Mansfield College, University of Oxford.
J Law Med Ethics. 2012 Summer;40(2):268-85. doi: 10.1111/j.1748-720X.2012.00663.x.
What does it mean to say that there is a right to health care? Health care is part of a cooperative project that organizes finite resources. How are these resources to be distributed? This essay discusses three rival theories. The first two, a utilitarian theory and an interst theory, are both instrumental, in that they collapse rights to good states of affairs. A third theory, offered by Thomas Pogge, locates the question within an institutional legal context and distinguishes between a right to health care that results in claimable duties and other dimensions of health policy that do not. Pogge's argument relies on a list of "basic needs," which itself, however, relies on some kind of instrumental reasoning. The essay offers a reconstruction of Pogge's argument to bring it in line with a political conception of a right to health care. Health is a matter of equal liberty and equal citizenship, given our common human vulnerability. If we are to live as equal members in a political community, then our institutions need to create processes by which we are protected from the kinds of suffering that would make it impossible for us to live as equal members.
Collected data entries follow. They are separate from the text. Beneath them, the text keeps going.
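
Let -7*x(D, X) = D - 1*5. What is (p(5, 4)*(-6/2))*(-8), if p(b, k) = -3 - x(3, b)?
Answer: -552/7 ≈ -78.857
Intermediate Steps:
x(D, X) = 5/7 - D/7 (x(D, X) = -(D - 1*5)/7 = -(D - 5)/7 = -(-5 + D)/7 = 5/7 - D/7)
p(b, k) = -23/7 (p(b, k) = -3 - (5/7 - ⅐*3) = -3 - (5/7 - 3/7) = -3 - 1*2/7 = -3 - 2/7 = -23/7)
(p(5, 4)*(-6/2))*(-8) = -(-138)/(7*2)*(-8) = -23/7*(-3)*(-8) = (69/7)*(-8) = -552/7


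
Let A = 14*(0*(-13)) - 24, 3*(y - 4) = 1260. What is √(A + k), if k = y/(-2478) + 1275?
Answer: √1920173703/1239 ≈ 35.367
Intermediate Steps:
y = 424 (y = 4 + (⅓)*1260 = 4 + 420 = 424)
A = -24 (A = 14*0 - 24 = 0 - 24 = -24)
k = 1579513/1239 (k = 424/(-2478) + 1275 = 424*(-1/2478) + 1275 = -212/1239 + 1275 = 1579513/1239 ≈ 1274.8)
√(A + k) = √(-24 + 1579513/1239) = √(1549777/1239) = √1920173703/1239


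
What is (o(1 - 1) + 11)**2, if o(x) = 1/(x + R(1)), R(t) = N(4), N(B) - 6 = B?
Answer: 12321/100 ≈ 123.21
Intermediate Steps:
N(B) = 6 + B
R(t) = 10 (R(t) = 6 + 4 = 10)
o(x) = 1/(10 + x) (o(x) = 1/(x + 10) = 1/(10 + x))
(o(1 - 1) + 11)**2 = (1/(10 + (1 - 1)) + 11)**2 = (1/(10 + 0) + 11)**2 = (1/10 + 11)**2 = (111/10)**2 = 12321/100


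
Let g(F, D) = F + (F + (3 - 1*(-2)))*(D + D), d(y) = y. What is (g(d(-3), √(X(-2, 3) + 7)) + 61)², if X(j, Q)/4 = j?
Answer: 3348 + 464*I ≈ 3348.0 + 464.0*I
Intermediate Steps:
X(j, Q) = 4*j
g(F, D) = F + 2*D*(5 + F) (g(F, D) = F + (F + (3 + 2))*(2*D) = F + (F + 5)*(2*D) = F + (5 + F)*(2*D) = F + 2*D*(5 + F))
(g(d(-3), √(X(-2, 3) + 7)) + 61)² = ((-3 + 10*√(4*(-2) + 7) + 2*√(4*(-2) + 7)*(-3)) + 61)² = ((-3 + 10*√(-8 + 7) + 2*√(-8 + 7)*(-3)) + 61)² = ((-3 + 10*√(-1) + 2*√(-1)*(-3)) + 61)² = ((-3 + 10*I + 2*I*(-3)) + 61)² = ((-3 + 10*I - 6*I) + 61)² = ((-3 + 4*I) + 61)² = (58 + 4*I)²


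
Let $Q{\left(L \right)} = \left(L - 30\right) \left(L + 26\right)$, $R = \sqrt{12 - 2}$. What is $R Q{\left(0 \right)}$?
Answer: $- 780 \sqrt{10} \approx -2466.6$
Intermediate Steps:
$R = \sqrt{10} \approx 3.1623$
$Q{\left(L \right)} = \left(-30 + L\right) \left(26 + L\right)$
$R Q{\left(0 \right)} = \sqrt{10} \left(-780 + 0^{2} - 0\right) = \sqrt{10} \left(-780 + 0 + 0\right) = \sqrt{10} \left(-780\right) = - 780 \sqrt{10}$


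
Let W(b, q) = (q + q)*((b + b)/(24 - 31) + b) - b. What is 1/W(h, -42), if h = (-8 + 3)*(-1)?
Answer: -1/305 ≈ -0.0032787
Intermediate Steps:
h = 5 (h = -5*(-1) = 5)
W(b, q) = -b + 10*b*q/7 (W(b, q) = (2*q)*((2*b)/(-7) + b) - b = (2*q)*((2*b)*(-⅐) + b) - b = (2*q)*(-2*b/7 + b) - b = (2*q)*(5*b/7) - b = 10*b*q/7 - b = -b + 10*b*q/7)
1/W(h, -42) = 1/((⅐)*5*(-7 + 10*(-42))) = 1/((⅐)*5*(-7 - 420)) = 1/((⅐)*5*(-427)) = 1/(-305) = -1/305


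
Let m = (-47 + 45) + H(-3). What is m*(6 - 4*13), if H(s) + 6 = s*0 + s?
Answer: 506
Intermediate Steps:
H(s) = -6 + s (H(s) = -6 + (s*0 + s) = -6 + (0 + s) = -6 + s)
m = -11 (m = (-47 + 45) + (-6 - 3) = -2 - 9 = -11)
m*(6 - 4*13) = -11*(6 - 4*13) = -11*(6 - 52) = -11*(-46) = 506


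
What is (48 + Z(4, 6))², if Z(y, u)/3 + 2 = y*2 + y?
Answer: 6084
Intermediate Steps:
Z(y, u) = -6 + 9*y (Z(y, u) = -6 + 3*(y*2 + y) = -6 + 3*(2*y + y) = -6 + 3*(3*y) = -6 + 9*y)
(48 + Z(4, 6))² = (48 + (-6 + 9*4))² = (48 + (-6 + 36))² = (48 + 30)² = 78² = 6084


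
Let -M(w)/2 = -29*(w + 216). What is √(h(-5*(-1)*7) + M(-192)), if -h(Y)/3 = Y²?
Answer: I*√2283 ≈ 47.781*I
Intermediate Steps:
M(w) = 12528 + 58*w (M(w) = -(-58)*(w + 216) = -(-58)*(216 + w) = -2*(-6264 - 29*w) = 12528 + 58*w)
h(Y) = -3*Y²
√(h(-5*(-1)*7) + M(-192)) = √(-3*(-5*(-1)*7)² + (12528 + 58*(-192))) = √(-3*(5*7)² + (12528 - 11136)) = √(-3*35² + 1392) = √(-3*1225 + 1392) = √(-3675 + 1392) = √(-2283) = I*√2283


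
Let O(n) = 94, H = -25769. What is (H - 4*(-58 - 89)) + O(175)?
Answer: -25087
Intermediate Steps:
(H - 4*(-58 - 89)) + O(175) = (-25769 - 4*(-58 - 89)) + 94 = (-25769 - 4*(-147)) + 94 = (-25769 + 588) + 94 = -25181 + 94 = -25087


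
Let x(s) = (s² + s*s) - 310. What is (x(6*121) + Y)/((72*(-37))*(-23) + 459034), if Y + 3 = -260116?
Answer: 793723/520306 ≈ 1.5255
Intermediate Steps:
x(s) = -310 + 2*s² (x(s) = (s² + s²) - 310 = 2*s² - 310 = -310 + 2*s²)
Y = -260119 (Y = -3 - 260116 = -260119)
(x(6*121) + Y)/((72*(-37))*(-23) + 459034) = ((-310 + 2*(6*121)²) - 260119)/((72*(-37))*(-23) + 459034) = ((-310 + 2*726²) - 260119)/(-2664*(-23) + 459034) = ((-310 + 2*527076) - 260119)/(61272 + 459034) = ((-310 + 1054152) - 260119)/520306 = (1053842 - 260119)*(1/520306) = 793723*(1/520306) = 793723/520306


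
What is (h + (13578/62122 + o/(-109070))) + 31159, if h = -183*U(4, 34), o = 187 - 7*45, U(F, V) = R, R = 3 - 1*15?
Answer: 56500794811444/1693911635 ≈ 33355.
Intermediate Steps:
R = -12 (R = 3 - 15 = -12)
U(F, V) = -12
o = -128 (o = 187 - 315 = -128)
h = 2196 (h = -183*(-12) = 2196)
(h + (13578/62122 + o/(-109070))) + 31159 = (2196 + (13578/62122 - 128/(-109070))) + 31159 = (2196 + (13578*(1/62122) - 128*(-1/109070))) + 31159 = (2196 + (6789/31061 + 64/54535)) + 31159 = (2196 + 372226019/1693911635) + 31159 = 3720202176479/1693911635 + 31159 = 56500794811444/1693911635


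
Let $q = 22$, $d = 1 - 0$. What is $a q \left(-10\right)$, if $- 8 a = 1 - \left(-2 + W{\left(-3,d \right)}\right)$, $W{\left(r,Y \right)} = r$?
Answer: $165$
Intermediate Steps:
$d = 1$ ($d = 1 + 0 = 1$)
$a = - \frac{3}{4}$ ($a = - \frac{1 - \left(-2 - 3\right)}{8} = - \frac{1 - -5}{8} = - \frac{1 + 5}{8} = \left(- \frac{1}{8}\right) 6 = - \frac{3}{4} \approx -0.75$)
$a q \left(-10\right) = \left(- \frac{3}{4}\right) 22 \left(-10\right) = \left(- \frac{33}{2}\right) \left(-10\right) = 165$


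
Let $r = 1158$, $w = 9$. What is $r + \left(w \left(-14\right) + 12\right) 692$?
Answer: $-77730$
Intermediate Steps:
$r + \left(w \left(-14\right) + 12\right) 692 = 1158 + \left(9 \left(-14\right) + 12\right) 692 = 1158 + \left(-126 + 12\right) 692 = 1158 - 78888 = -77730$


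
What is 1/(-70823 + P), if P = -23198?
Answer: -1/94021 ≈ -1.0636e-5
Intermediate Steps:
1/(-70823 + P) = 1/(-70823 - 23198) = 1/(-94021) = -1/94021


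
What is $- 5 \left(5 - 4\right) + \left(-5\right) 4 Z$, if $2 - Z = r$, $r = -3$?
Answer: $-105$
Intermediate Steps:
$Z = 5$ ($Z = 2 - -3 = 2 + 3 = 5$)
$- 5 \left(5 - 4\right) + \left(-5\right) 4 Z = - 5 \left(5 - 4\right) + \left(-5\right) 4 \cdot 5 = \left(-5\right) 1 - 100 = -5 - 100 = -105$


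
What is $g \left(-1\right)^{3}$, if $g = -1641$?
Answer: $1641$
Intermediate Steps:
$g \left(-1\right)^{3} = - 1641 \left(-1\right)^{3} = \left(-1641\right) \left(-1\right) = 1641$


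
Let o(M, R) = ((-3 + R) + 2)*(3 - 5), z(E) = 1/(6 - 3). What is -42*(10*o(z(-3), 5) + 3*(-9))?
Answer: 4494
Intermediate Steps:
z(E) = ⅓ (z(E) = 1/3 = ⅓)
o(M, R) = 2 - 2*R (o(M, R) = (-1 + R)*(-2) = 2 - 2*R)
-42*(10*o(z(-3), 5) + 3*(-9)) = -42*(10*(2 - 2*5) + 3*(-9)) = -42*(10*(2 - 10) - 27) = -42*(10*(-8) - 27) = -42*(-80 - 27) = -42*(-107) = 4494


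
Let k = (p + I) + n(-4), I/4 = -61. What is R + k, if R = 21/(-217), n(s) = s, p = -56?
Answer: -9427/31 ≈ -304.10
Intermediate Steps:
I = -244 (I = 4*(-61) = -244)
R = -3/31 (R = 21*(-1/217) = -3/31 ≈ -0.096774)
k = -304 (k = (-56 - 244) - 4 = -300 - 4 = -304)
R + k = -3/31 - 304 = -9427/31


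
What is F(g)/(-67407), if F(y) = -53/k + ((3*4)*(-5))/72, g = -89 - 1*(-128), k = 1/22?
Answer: 7001/404442 ≈ 0.017310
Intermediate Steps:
k = 1/22 ≈ 0.045455
g = 39 (g = -89 + 128 = 39)
F(y) = -7001/6 (F(y) = -53/1/22 + ((3*4)*(-5))/72 = -53*22 + (12*(-5))*(1/72) = -1166 - 60*1/72 = -1166 - ⅚ = -7001/6)
F(g)/(-67407) = -7001/6/(-67407) = -7001/6*(-1/67407) = 7001/404442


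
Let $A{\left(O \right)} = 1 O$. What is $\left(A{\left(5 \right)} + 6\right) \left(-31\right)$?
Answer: $-341$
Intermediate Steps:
$A{\left(O \right)} = O$
$\left(A{\left(5 \right)} + 6\right) \left(-31\right) = \left(5 + 6\right) \left(-31\right) = 11 \left(-31\right) = -341$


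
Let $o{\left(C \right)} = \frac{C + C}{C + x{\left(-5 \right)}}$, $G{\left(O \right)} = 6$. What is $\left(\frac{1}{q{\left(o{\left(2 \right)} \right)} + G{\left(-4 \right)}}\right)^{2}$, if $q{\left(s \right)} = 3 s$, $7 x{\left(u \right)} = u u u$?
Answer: $\frac{1369}{37636} \approx 0.036375$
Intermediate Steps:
$x{\left(u \right)} = \frac{u^{3}}{7}$ ($x{\left(u \right)} = \frac{u u u}{7} = \frac{u^{2} u}{7} = \frac{u^{3}}{7}$)
$o{\left(C \right)} = \frac{2 C}{- \frac{125}{7} + C}$ ($o{\left(C \right)} = \frac{C + C}{C + \frac{\left(-5\right)^{3}}{7}} = \frac{2 C}{C + \frac{1}{7} \left(-125\right)} = \frac{2 C}{C - \frac{125}{7}} = \frac{2 C}{- \frac{125}{7} + C}$)
$\left(\frac{1}{q{\left(o{\left(2 \right)} \right)} + G{\left(-4 \right)}}\right)^{2} = \left(\frac{1}{3 \cdot 14 \cdot 2 \frac{1}{-125 + 7 \cdot 2} + 6}\right)^{2} = \left(\frac{1}{3 \cdot 14 \cdot 2 \frac{1}{-125 + 14} + 6}\right)^{2} = \left(\frac{1}{3 \cdot 14 \cdot 2 \frac{1}{-111} + 6}\right)^{2} = \left(\frac{1}{3 \cdot 14 \cdot 2 \left(- \frac{1}{111}\right) + 6}\right)^{2} = \left(\frac{1}{3 \left(- \frac{28}{111}\right) + 6}\right)^{2} = \left(\frac{1}{- \frac{28}{37} + 6}\right)^{2} = \left(\frac{1}{\frac{194}{37}}\right)^{2} = \left(\frac{37}{194}\right)^{2} = \frac{1369}{37636}$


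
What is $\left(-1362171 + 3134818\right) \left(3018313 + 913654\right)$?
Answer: $6969989506649$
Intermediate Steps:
$\left(-1362171 + 3134818\right) \left(3018313 + 913654\right) = 1772647 \cdot 3931967 = 6969989506649$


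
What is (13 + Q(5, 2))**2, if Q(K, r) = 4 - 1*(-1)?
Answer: 324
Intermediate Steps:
Q(K, r) = 5 (Q(K, r) = 4 + 1 = 5)
(13 + Q(5, 2))**2 = (13 + 5)**2 = 18**2 = 324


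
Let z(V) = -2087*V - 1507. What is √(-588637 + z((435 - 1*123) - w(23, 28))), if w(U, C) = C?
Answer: 6*I*√32857 ≈ 1087.6*I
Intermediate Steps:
z(V) = -1507 - 2087*V
√(-588637 + z((435 - 1*123) - w(23, 28))) = √(-588637 + (-1507 - 2087*((435 - 1*123) - 1*28))) = √(-588637 + (-1507 - 2087*((435 - 123) - 28))) = √(-588637 + (-1507 - 2087*(312 - 28))) = √(-588637 + (-1507 - 2087*284)) = √(-588637 + (-1507 - 592708)) = √(-588637 - 594215) = √(-1182852) = 6*I*√32857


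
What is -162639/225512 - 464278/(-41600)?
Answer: 6120904871/586331200 ≈ 10.439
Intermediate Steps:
-162639/225512 - 464278/(-41600) = -162639*1/225512 - 464278*(-1/41600) = -162639/225512 + 232139/20800 = 6120904871/586331200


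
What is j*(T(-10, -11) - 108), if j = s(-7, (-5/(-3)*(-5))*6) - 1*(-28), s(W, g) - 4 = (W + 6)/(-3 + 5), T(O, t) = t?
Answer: -7497/2 ≈ -3748.5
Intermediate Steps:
s(W, g) = 7 + W/2 (s(W, g) = 4 + (W + 6)/(-3 + 5) = 4 + (6 + W)/2 = 4 + (6 + W)*(½) = 4 + (3 + W/2) = 7 + W/2)
j = 63/2 (j = (7 + (½)*(-7)) - 1*(-28) = (7 - 7/2) + 28 = 7/2 + 28 = 63/2 ≈ 31.500)
j*(T(-10, -11) - 108) = 63*(-11 - 108)/2 = (63/2)*(-119) = -7497/2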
说有健康权意味着什么?医疗保健是组织有限资源的合作项目的一部分。这些资源应该如何分配?本文讨论了三种对立的理论。前两种,功利主义理论和利益理论,都是工具性的,因为它们将权利简化为好的情况。第三种理论是托马斯·波格(Thomas Pogge)提出的,它将问题置于制度法律背景中,并区分了导致可主张义务的医疗保健权利和其他卫生政策维度。波格的论点依赖于一份“基本需求”清单,而这份清单本身又依赖于某种工具性推理。本文对波格的论点进行了重构,使之符合健康权的政治概念。健康是平等自由和平等公民身份的问题,这是由于我们共同的人类脆弱性。如果我们要作为平等的成员生活在一个政治共同体中,那么我们的制度就需要建立起保护我们免受那些使我们无法作为平等成员生活的苦难的过程。